28 ноября 1950 года, когда масштаб нападения Китая на Корею стал ясен, Трумэн созвал расширенное заседание Совета национальной безопасности. Теперь над миром нависла угроза третьей мировой войны с оружием массового уничтожения. Трумэн объявил в стране чрезвычайную ситуацию, утроил бюджет Пентагона, назначил генерала Эйзенхауэра Верховным главнокомандующим НАТО и отверг совершенно секретные призывы генерала Дугласа Макартура и Объединенного комитета начальников штабов обрушить весь американский арсенал атомных бомб на Китай и Маньчжурию. Но Трумэн сказал, что готов применить бомбу, если придется.

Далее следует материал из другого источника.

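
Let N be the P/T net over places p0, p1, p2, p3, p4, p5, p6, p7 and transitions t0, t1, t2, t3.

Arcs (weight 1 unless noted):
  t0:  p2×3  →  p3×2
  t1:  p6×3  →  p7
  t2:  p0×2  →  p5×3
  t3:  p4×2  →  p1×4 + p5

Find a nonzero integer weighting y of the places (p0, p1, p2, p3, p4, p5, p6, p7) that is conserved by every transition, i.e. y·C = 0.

Incidence matrix C (rows=places, cols=transitions):
       t0   t1   t2   t3
   p0   0    0   -2    0
   p1   0    0    0    4
   p2  -3    0    0    0
   p3   2    0    0    0
   p4   0    0    0   -2
   p5   0    0    3    1
   p6   0   -3    0    0
   p7   0    1    0    0

Candidate y = [0, 0, 2, 3, 0, 0, 0, 0]; check y·C column-wise:
  col t0: 2·-3 + 3·2 = 0
  col t1: 2·0 + 3·0 + 0·-3 + 0·1 = 0
  col t2: 0·-2 + 2·0 + 3·0 + 0·3 = 0
  col t3: 0·4 + 2·0 + 3·0 + 0·-2 + 0·1 = 0

y = (p0:0, p1:0, p2:2, p3:3, p4:0, p5:0, p6:0, p7:0)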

«Похоже, что третья мировая война уже началась, — написал Трумэн в своем дневнике 9 декабря. — Надеюсь, что нет, но мы должны противостоять всему, что бы ни случилось, и мы сделаем это».
Следуя старым зацепкам, полученным от «Веноны», ФБР заподозрило, что в посольстве Великобритании в Вашингтоне имеется агент КГБ. В Бюро было известно лишь то, что это дипломат высокого ранга, а также его кличка — Гомер.

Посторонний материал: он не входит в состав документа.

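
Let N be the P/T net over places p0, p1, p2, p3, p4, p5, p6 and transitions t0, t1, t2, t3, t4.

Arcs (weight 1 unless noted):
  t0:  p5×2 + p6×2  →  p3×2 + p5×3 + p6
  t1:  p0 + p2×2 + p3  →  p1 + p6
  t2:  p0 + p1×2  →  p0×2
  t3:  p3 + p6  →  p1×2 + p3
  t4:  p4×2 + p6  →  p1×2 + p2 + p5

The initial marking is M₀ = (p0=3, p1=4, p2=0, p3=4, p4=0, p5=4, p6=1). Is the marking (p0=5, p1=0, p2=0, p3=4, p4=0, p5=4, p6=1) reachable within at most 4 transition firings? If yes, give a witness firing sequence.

YES — reachable via ⟨t2, t2⟩ (2 firings)

step 1: fire t2:  (p0=3, p1=4, p2=0, p3=4, p4=0, p5=4, p6=1) → (p0=4, p1=2, p2=0, p3=4, p4=0, p5=4, p6=1)
step 2: fire t2:  (p0=4, p1=2, p2=0, p3=4, p4=0, p5=4, p6=1) → (p0=5, p1=0, p2=0, p3=4, p4=0, p5=4, p6=1)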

Англичане и американцы уже десять лет работали в разведке вместе, но Гувер никогда не был удовлетворен этим партнерством. Он презирал американских англофилов. Он смотрел с подозрением на английских спецов разведки. Его потрясала их скрытность в отношении расследования дела Гомера.
Высшие чины британской и американской разведок собрались одним теплым субботним вечером в апреле 1951 года в доме Кима Филби. Среди гостей были Джеймс Энглтон и Билл Харви из ЦРУ, Боб Ламфер и Мики Лэдд из ФБР, Роберт Маккензи и Джефф Паттерсон из британской разведки и взъерошенный гость дома Филби — английский дипломат по имени Гай Берджесс. Ужин был невкусным, напитков в избытке. Ветераны Второй мировой войны вплыли в 1950-е годы по морю алкоголя. Главный интеллектуал ЦРУ Энглтон любил в обед выпить с Филби, делясь подробностями американских и английских планов относительно диверсионных операций за железным занавесом. Он предсказывал, что Филби станет следующим главой британской разведки за рубежом.

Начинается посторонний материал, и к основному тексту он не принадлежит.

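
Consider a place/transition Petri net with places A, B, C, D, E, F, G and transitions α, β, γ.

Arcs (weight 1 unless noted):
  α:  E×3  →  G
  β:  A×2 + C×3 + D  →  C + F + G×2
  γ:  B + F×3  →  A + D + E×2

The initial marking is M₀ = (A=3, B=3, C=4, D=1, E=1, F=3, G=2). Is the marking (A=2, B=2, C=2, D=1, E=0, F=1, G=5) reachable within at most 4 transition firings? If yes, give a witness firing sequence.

step 1: fire β:  (A=3, B=3, C=4, D=1, E=1, F=3, G=2) → (A=1, B=3, C=2, D=0, E=1, F=4, G=4)
step 2: fire γ:  (A=1, B=3, C=2, D=0, E=1, F=4, G=4) → (A=2, B=2, C=2, D=1, E=3, F=1, G=4)
step 3: fire α:  (A=2, B=2, C=2, D=1, E=3, F=1, G=4) → (A=2, B=2, C=2, D=1, E=0, F=1, G=5)

YES — reachable via ⟨β, γ, α⟩ (3 firings)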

Вечеринка закончилась плохо. Берджесс напился и вел себя буйно, провоцируя свары между американцами и их женами. Мики Лэдд из ФБР вслух удивлялся, почему под крышей дома Филби — выдающегося офицера британской разведки в Вашингтоне живет такой тип, как Берджесс.
Через несколько недель, 25 мая 1951 года, газеты по обе стороны Атлантики сообщили, что Берджесс и Дональд Маклин — начальник американского отдела в министерстве иностранных дел в Лондоне — исчезли вместе за железным занавесом. Маклин был первым секретарем посольства Великобритании в Вашингтоне в 1944 и 1945 годах.
Это и был Гомер.
Весть о его бегстве в Москву привез в Вашингтон начальник британской разведки за рубежом сэр Перси Силлитоу. Сэр Перси привез портфель, распухший от досье на Филби, Маклина и Берджесса, и поделился его содержимым с Гувером и ФБР. Эти трое британцев дружили двадцать лет, начиная со времен учебы в Тринити-колледже (Кембридж). В 1930-х годах все трое были коммунистами или социалистами. Досье содержали более открытые секреты: Берджесс был известен своими неразборчивыми гомосексуальными связями, Маклин — нетрадиционной сексуальной ориентацией, а Филби женился на австрийской коммунистке и советской агентессе. Все трое были алкоголиками. Все это было известно их начальству, и тем не менее их прикрывали и продвигали по службе. Маклин и Берджесс теперь находились в Москве, а Филби был отозван в Лондон. Гувер доказывал, что Филби — явно советский агент, который дал возможность Москве проникнуть в ЦРУ и Пентагон на самых высших уровнях. Сэр Перси вежливо не соглашался, не желая признавать, что человек такого ранга и воспитания, как Филби, может быть предателем.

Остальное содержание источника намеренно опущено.